The University of Texas at Dallas students have developed a system called iNotify that’s designed to stop mass shootings before they start, according to a report from NBCDFW.com. iNotify serves as an early-warning system, instantly analyzing feeds from video surveillance cameras to identify weapons and other signs of threatening activity on school grounds.
“It, in real time, recognizes these weapons and then can actually determine the meaning of what’s going on rather than just saying, you know, this is what I think it is and then send out, based on that, still in real time, a notification to law enforcement, emergency responders and anyone who may be in harm’s way as a result of the weapon being detected,” UT Dallas computer science major Ashlesha Nesarikar told NBCDFW.com.
The use of object recognition technology helps iNotify to discern real threats from false alarms.
“We can add this extra level of context to, in real-time, recognize whether someone is wielding a weapon and posing a threat to people in the community,” Nesarikar said.

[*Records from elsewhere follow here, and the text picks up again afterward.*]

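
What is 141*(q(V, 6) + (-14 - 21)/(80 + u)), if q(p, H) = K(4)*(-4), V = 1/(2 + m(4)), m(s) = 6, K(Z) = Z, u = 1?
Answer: -62557/27 ≈ -2316.9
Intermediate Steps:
V = 1/8 (V = 1/(2 + 6) = 1/8 ≈ 0.12500)
q(p, H) = -16 (q(p, H) = 4*(-4) = -16)
141*(q(V, 6) + (-14 - 21)/(80 + u)) = 141*(-16 + (-14 - 21)/(80 + 1)) = 141*(-16 - 35/81) = 141*(-1331/81) = -62557/27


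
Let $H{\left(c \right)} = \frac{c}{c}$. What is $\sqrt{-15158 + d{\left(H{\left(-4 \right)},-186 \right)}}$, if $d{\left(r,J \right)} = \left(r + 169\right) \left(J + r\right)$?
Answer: $4 i \sqrt{2913} \approx 215.89 i$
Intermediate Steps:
$H{\left(c \right)} = 1$
$d{\left(r,J \right)} = \left(169 + r\right) \left(J + r\right)$
$\sqrt{-15158 + d{\left(H{\left(-4 \right)},-186 \right)}} = \sqrt{-15158 + \left(1^{2} + 169 \left(-186\right) + 169 \cdot 1 - 186\right)} = \sqrt{-15158 + \left(1 - 31434 + 169 - 186\right)} = \sqrt{-15158 - 31450} = \sqrt{-46608} = 4 i \sqrt{2913}$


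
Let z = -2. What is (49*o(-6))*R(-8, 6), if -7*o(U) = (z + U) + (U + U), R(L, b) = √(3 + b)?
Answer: 420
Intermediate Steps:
o(U) = 2/7 - 3*U/7 (o(U) = -((-2 + U) + (U + U))/7 = -((-2 + U) + 2*U)/7 = -(-2 + 3*U)/7 = 2/7 - 3*U/7)
(49*o(-6))*R(-8, 6) = (49*(2/7 - 3/7*(-6)))*√(3 + 6) = (49*(2/7 + 18/7))*√9 = (49*(20/7))*3 = 140*3 = 420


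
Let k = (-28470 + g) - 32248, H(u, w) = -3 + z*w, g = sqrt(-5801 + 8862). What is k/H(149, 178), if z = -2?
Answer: 60718/359 - sqrt(3061)/359 ≈ 168.98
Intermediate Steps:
g = sqrt(3061) ≈ 55.326
H(u, w) = -3 - 2*w
k = -60718 + sqrt(3061) (k = (-28470 + sqrt(3061)) - 32248 = -60718 + sqrt(3061) ≈ -60663.)
k/H(149, 178) = (-60718 + sqrt(3061))/(-3 - 2*178) = (-60718 + sqrt(3061))/(-3 - 356) = (-60718 + sqrt(3061))/(-359) = (-60718 + sqrt(3061))*(-1/359) = 60718/359 - sqrt(3061)/359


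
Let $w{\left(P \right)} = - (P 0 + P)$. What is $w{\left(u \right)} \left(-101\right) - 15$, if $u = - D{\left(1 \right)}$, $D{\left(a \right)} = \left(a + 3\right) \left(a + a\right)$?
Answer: $-823$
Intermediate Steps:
$D{\left(a \right)} = 2 a \left(3 + a\right)$ ($D{\left(a \right)} = \left(3 + a\right) 2 a = 2 a \left(3 + a\right)$)
$u = -8$ ($u = - 2 \cdot 1 \left(3 + 1\right) = - 2 \cdot 1 \cdot 4 = \left(-1\right) 8 = -8$)
$w{\left(P \right)} = - P$ ($w{\left(P \right)} = - (0 + P) = - P$)
$w{\left(u \right)} \left(-101\right) - 15 = \left(-1\right) \left(-8\right) \left(-101\right) - 15 = 8 \left(-101\right) - 15 = -808 - 15 = -823$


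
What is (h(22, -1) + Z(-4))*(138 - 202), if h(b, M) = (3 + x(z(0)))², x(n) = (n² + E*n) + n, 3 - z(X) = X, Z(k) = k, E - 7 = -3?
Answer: -46400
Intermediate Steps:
E = 4 (E = 7 - 3 = 4)
z(X) = 3 - X
x(n) = n² + 5*n (x(n) = (n² + 4*n) + n = n² + 5*n)
h(b, M) = 729 (h(b, M) = (3 + (3 - 1*0)*(5 + (3 - 1*0)))² = (3 + (3 + 0)*(5 + (3 + 0)))² = (3 + 3*(5 + 3))² = (3 + 3*8)² = (3 + 24)² = 27² = 729)
(h(22, -1) + Z(-4))*(138 - 202) = (729 - 4)*(138 - 202) = 725*(-64) = -46400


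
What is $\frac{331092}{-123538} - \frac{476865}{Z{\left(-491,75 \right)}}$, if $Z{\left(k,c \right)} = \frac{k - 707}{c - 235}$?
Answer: $- \frac{2356537096854}{36999631} \approx -63691.0$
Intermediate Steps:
$Z{\left(k,c \right)} = \frac{-707 + k}{-235 + c}$
$\frac{331092}{-123538} - \frac{476865}{Z{\left(-491,75 \right)}} = \frac{331092}{-123538} - \frac{476865}{\frac{1}{-235 + 75} \left(-707 - 491\right)} = 331092 \left(- \frac{1}{123538}\right) - \frac{476865}{\frac{1}{-160} \left(-1198\right)} = - \frac{165546}{61769} - \frac{476865}{\left(- \frac{1}{160}\right) \left(-1198\right)} = - \frac{165546}{61769} - \frac{476865}{\frac{599}{80}} = - \frac{165546}{61769} - \frac{38149200}{599} = - \frac{2356537096854}{36999631}$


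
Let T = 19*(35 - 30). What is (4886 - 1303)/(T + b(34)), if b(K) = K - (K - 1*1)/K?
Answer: 121822/4353 ≈ 27.986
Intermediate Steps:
T = 95 (T = 19*5 = 95)
b(K) = K - (-1 + K)/K (b(K) = K - (K - 1)/K = K - (-1 + K)/K)
(4886 - 1303)/(T + b(34)) = (4886 - 1303)/(95 + (-1 + 34 + 1/34)) = 3583/(95 + (-1 + 34 + 1/34)) = 3583/(95 + 1123/34) = 3583/(4353/34) = 3583*(34/4353) = 121822/4353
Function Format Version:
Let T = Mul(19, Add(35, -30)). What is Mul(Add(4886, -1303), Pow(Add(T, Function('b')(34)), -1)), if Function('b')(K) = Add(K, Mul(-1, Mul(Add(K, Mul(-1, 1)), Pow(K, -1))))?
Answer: Rational(121822, 4353) ≈ 27.986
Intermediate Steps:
T = 95 (T = Mul(19, 5) = 95)
Function('b')(K) = Add(K, Mul(-1, Pow(K, -1), Add(-1, K))) (Function('b')(K) = Add(K, Mul(-1, Mul(Add(K, -1), Pow(K, -1)))) = Add(K, Mul(-1, Mul(Add(-1, K), Pow(K, -1)))) = Add(K, Mul(-1, Mul(Pow(K, -1), Add(-1, K)))) = Add(K, Mul(-1, Pow(K, -1), Add(-1, K))))
Mul(Add(4886, -1303), Pow(Add(T, Function('b')(34)), -1)) = Mul(Add(4886, -1303), Pow(Add(95, Add(-1, 34, Pow(34, -1))), -1)) = Mul(3583, Pow(Add(95, Add(-1, 34, Rational(1, 34))), -1)) = Mul(3583, Pow(Add(95, Rational(1123, 34)), -1)) = Mul(3583, Pow(Rational(4353, 34), -1)) = Mul(3583, Rational(34, 4353)) = Rational(121822, 4353)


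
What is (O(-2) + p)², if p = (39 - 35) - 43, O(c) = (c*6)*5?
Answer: 9801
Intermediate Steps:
O(c) = 30*c (O(c) = (6*c)*5 = 30*c)
p = -39 (p = 4 - 43 = -39)
(O(-2) + p)² = (30*(-2) - 39)² = (-60 - 39)² = (-99)² = 9801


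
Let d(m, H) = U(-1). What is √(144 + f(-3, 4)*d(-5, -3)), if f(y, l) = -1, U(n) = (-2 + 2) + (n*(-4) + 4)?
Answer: 2*√34 ≈ 11.662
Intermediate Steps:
U(n) = 4 - 4*n (U(n) = 0 + (-4*n + 4) = 0 + (4 - 4*n) = 4 - 4*n)
d(m, H) = 8 (d(m, H) = 4 - 4*(-1) = 4 + 4 = 8)
√(144 + f(-3, 4)*d(-5, -3)) = √(144 - 1*8) = √(144 - 8) = √136 = 2*√34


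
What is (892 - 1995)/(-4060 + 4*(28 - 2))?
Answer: 1103/3956 ≈ 0.27882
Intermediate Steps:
(892 - 1995)/(-4060 + 4*(28 - 2)) = -1103/(-4060 + 4*26) = -1103/(-4060 + 104) = -1103/(-3956) = -1103*(-1/3956) = 1103/3956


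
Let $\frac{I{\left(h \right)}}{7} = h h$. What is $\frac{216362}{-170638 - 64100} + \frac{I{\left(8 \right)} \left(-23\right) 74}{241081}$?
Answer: $- \frac{115573776685}{28295435889} \approx -4.0845$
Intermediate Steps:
$I{\left(h \right)} = 7 h^{2}$ ($I{\left(h \right)} = 7 h h = 7 h^{2}$)
$\frac{216362}{-170638 - 64100} + \frac{I{\left(8 \right)} \left(-23\right) 74}{241081} = \frac{216362}{-170638 - 64100} + \frac{7 \cdot 8^{2} \left(-23\right) 74}{241081} = \frac{216362}{-234738} + 7 \cdot 64 \left(-23\right) 74 \cdot \frac{1}{241081} = 216362 \left(- \frac{1}{234738}\right) + 448 \left(-23\right) 74 \cdot \frac{1}{241081} = - \frac{108181}{117369} + \left(-10304\right) 74 \cdot \frac{1}{241081} = - \frac{108181}{117369} - \frac{762496}{241081} = - \frac{115573776685}{28295435889}$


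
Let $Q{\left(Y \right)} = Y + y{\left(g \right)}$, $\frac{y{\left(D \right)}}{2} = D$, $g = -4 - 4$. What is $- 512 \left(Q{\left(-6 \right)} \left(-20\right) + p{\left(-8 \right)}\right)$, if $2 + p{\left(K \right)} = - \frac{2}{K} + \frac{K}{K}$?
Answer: $-224896$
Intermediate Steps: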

Nesarikar was inspired to create iNotify by an incident at the University of Texas, Austin in 2017, when an assailant stabbed four people, killing one.
An iNotify app currently is under development that will be able to receive alerts from the object recognition system.
In the wake of the Stoneman Douglas High School mass shooting in February, experts and advocates have been calling for the deployment of AI systems to enhance security.
In addition to object recognition technology, schools could employ security cameras with face-recognition capabilities to capture photos of everyone in a school and compare them with a database of staff and students. This would allow the school to control access and prevent strangers from entering school facilities.
Other types of artificial intelligence technologies, such as emotion- and action-detection algorithms, could provide a more sophisticated level of security. These algorithms could note unusual activity among those who are allowed access to the school, detecting and warning if anyone is engaging in dangerous acts.
“(AI) can monitor thousands and thousands of people at any one time and look at their behavior to see if they’re changing, and are they going to be a threat to other people in the building or the facility,” said Ron Jones, a cybersecurity professor at Harrisburg University, according to an article from FOX43.